Trabajaba en las excavaciones del Valle de los Reyes desde febrero de 1915 y en siete años apenas había localizado 400 objetos. Pero ahora, el arqueólogo británico Howard Carter entraba en lo que prometía ser la tumba del misterioso faraón Tutankamón. Con una vela en una mano y una libreta de notas en la otra, descendía por unas escalinatas de piedra seguido por el conde Carnarvon, que financiaba los trabajos, y su hija Evelyn. Tras recorrer ocho metros de peldaños, rodeados por una inquietante oscuridad, dieron con una pared de arcilla. Carter hizo un pequeño agujero para poder pasar la vela al otro lado de la pared. El arqueólogo se quedó absorto: “Cuando mis ojos se acostumbraron a la oscuridad –declararía más tarde–, empezaron a emerger de entre la niebla animales extraños, estatuas y oro. Me quedé paralizado por la sorpresa. Cuando Lord Carnarvon me preguntó excitado: “¿Ve algo?”, no pude más que emitir las palabras: “Sí, cosas maravillosas”.
Ocurrió el 27 de noviembre de 1922 y realmente, el hallazgo fue impresionante. Carter verificó que había dado con la tumba de Tutankamón y que se encontraba intacta. En la primera cámara hallaron un montón de objetos, entre los que figuraba un fabuloso trono dorado. A la derecha, las estatuas de dos guardianes velaban la entrada de la cámara funeraria. En ella, casi todo el espacio lo ocupaba un enorme féretro dorado. Con mucha paciencia, Carter y sus colaboradores procedieron a abrirlo. En su interior aún les esperaban otros tres féretros más; por fin hallaron un sarcófago de cuarcita adornado con incrustaciones de marquetería y oro. Su peso era tal que tuvieron que ingeniar un sistema de andamios y poleas para poder abrirlo y descubrir un segundo sarcófago hecho de madera y cubierto con pan de oro. Repetida la operación, apareció un tercer ataúd de oro macizo, de más de 100 kilos de peso. Y en su interior, por fin, hallaron la momia de Tutankamón, que ocultaba su rostro tras una máscara de oro bruñido, con incrustaciones de cristal, carnalita y lapislázuli. Junto a la cámara funeraria descubrieron una sala más, repleta de objetos de incalculable valor y a la que llamaron “cámara del tesoro”. Allí se almacenaban cofres con joyas y telas y cuatro fabulosos canopes que guardaban las entrañas embalsamadas del faraón. En la tumba se localizaron 413 figuras de siervos y dioses, muebles y objetos rituales, amuletos y joyas.
La maldición de la momia
Lord Carnarvon no pudo disfrutar demasiado del hallazgo. Un mosquito le transmitió la neumonía y murió en El Cairo cuatro meses después. Según se dice, en ese mismo momento, Susie, la perra del noble, cayó fulminada en Londres, y también a esa misma hora hubo un apagón en todo El Cairo. Ello hizo correr el rumor de que la tumba estaba maldita: Tutankamón iba a vengarse de los que habían interrumpido su descanso. En los meses siguientes, hasta 27 personas relacionadas con las excavaciones murieron.

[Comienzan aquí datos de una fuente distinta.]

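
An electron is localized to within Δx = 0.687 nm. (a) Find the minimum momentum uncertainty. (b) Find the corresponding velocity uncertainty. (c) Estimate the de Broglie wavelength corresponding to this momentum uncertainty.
(a) Δp_min = 7.675 × 10^-26 kg·m/s
(b) Δv_min = 84.256 km/s
(c) λ_dB = 8.633 nm

Step-by-step:

(a) From the uncertainty principle:
Δp_min = ℏ/(2Δx) = (1.055e-34 J·s)/(2 × 6.870e-10 m) = 7.675e-26 kg·m/s

(b) The velocity uncertainty:
Δv = Δp/m = (7.675e-26 kg·m/s)/(9.109e-31 kg) = 8.426e+04 m/s = 84.256 km/s

(c) The de Broglie wavelength for this momentum:
λ = h/p = (6.626e-34 J·s)/(7.675e-26 kg·m/s) = 8.633e-09 m = 8.633 nm

Note: The de Broglie wavelength is comparable to the localization size, as expected from wave-particle duality.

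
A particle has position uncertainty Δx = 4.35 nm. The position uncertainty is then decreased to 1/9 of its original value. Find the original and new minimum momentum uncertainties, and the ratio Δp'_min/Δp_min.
Original Δp_min = 1.212 × 10^-26 kg·m/s; new Δp'_min = 1.091 × 10^-25 kg·m/s; ratio Δp'_min/Δp_min = 9.

From the uncertainty principle ΔxΔp ≥ ℏ/2, the minimum momentum uncertainty is Δp_min = ℏ/(2Δx).

Original (Δx = 4.35 nm = 4.350e-09 m):
Δp_min = (1.055e-34 J·s)/(2 × 4.350e-09 m) = 1.212e-26 kg·m/s

When Δx → (1/9)Δx:
Δp'_min = ℏ/(2 × (1/9)Δx) = 9 × ℏ/(2Δx) = 9 × Δp_min
Δp'_min = 9 × 1.212e-26 kg·m/s = 1.091e-25 kg·m/s

Since Δp_min ∝ 1/Δx, when Δx is decreased to 1/9 of its original value, Δp_min increases to 9 times its original value.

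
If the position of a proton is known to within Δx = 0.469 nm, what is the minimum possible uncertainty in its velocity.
67.216 m/s

Using the Heisenberg uncertainty principle and Δp = mΔv:
ΔxΔp ≥ ℏ/2
Δx(mΔv) ≥ ℏ/2

The minimum uncertainty in velocity is:
Δv_min = ℏ/(2mΔx)
Δv_min = (1.055e-34 J·s) / (2 × 1.673e-27 kg × 4.690e-10 m)
Δv_min = 6.722e+01 m/s = 67.216 m/s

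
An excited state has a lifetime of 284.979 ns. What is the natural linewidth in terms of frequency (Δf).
279.240 kHz

Using the energy-time uncertainty principle and E = hf:
ΔEΔt ≥ ℏ/2
hΔf·Δt ≥ ℏ/2

The minimum frequency uncertainty is:
Δf = ℏ/(2hτ) = 1/(4πτ)
Δf = 1/(4π × 2.850e-07 s)
Δf = 2.792e+05 Hz = 279.240 kHz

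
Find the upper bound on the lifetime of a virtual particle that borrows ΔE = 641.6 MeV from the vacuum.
5.129 × 10^-25 s

Using the energy-time uncertainty principle:
ΔEΔt ≥ ℏ/2

For a virtual particle borrowing energy ΔE, the maximum lifetime is:
Δt_max = ℏ/(2ΔE)

Converting energy:
ΔE = 641.6 MeV = 1.028e-10 J

Δt_max = (1.055e-34 J·s) / (2 × 1.028e-10 J)
Δt_max = 5.129e-25 s = 5.129 × 10^-25 s

Virtual particles with higher borrowed energy exist for shorter times.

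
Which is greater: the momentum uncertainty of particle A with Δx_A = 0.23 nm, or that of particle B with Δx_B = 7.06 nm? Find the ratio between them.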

Pero la maldición no afectó a todos por igual. Con una salud envidiable, y ajeno a estas supersticiones, Horward Carter, pasó cerca de diez años, limpiando y empaquetando, con una enorme paciencia, los objetos que contenía la tumba.
Tutankamón y su tiempo
Llamado en realidad Tutankatón, fue el único hijo de Amenofis IV. Lo tuvo con su misteriosa concubina Kiya. Apenas contaba nueve años de edad cuando llegó al trono, por lo que tuvo como tutor a Ay, el anciano padre de Nefertiti, que junto con el general en jefe (y futuro faraón) Horemheb, restauraron la antigua tradición religiosa. El nuevo rey adoptó el nombre de Tutankamón, y proclamó a Amón rey de los dioses, devolviendo a Tebas la capitalidad. Murió a los 19 años, sin que se sepan las causas. Podría tratarse de una enfermedad o un accidente. La autopsia de la momia revela una fractura en el hueso de la parte posterior del cráneo, lo que también puede apoyar la tesis del asesinato.
Una hipótesis planteada es que Tutankamón, al hacerse mayor, quisiese recuperar el legado religioso de su padre, lo que habría motivado, con toda seguridad una conspiración por parte de sus tutores. Le sucedió en el trono Ay, que preparó su tumba acumulando muchísimas riquezas en la misma, quizás, más que en agradecimiento por haber recuperado la tradición politeísta, como un intento de acallar su mala conciencia. Horemheb, el ambicioso general, no tardó en convertirse en faraón y, durante su reinado, se mostró obsesionado por borrar el nombre de Tutankamón de todas las inscripciones, como tratando de ocultar a la historia su existencia.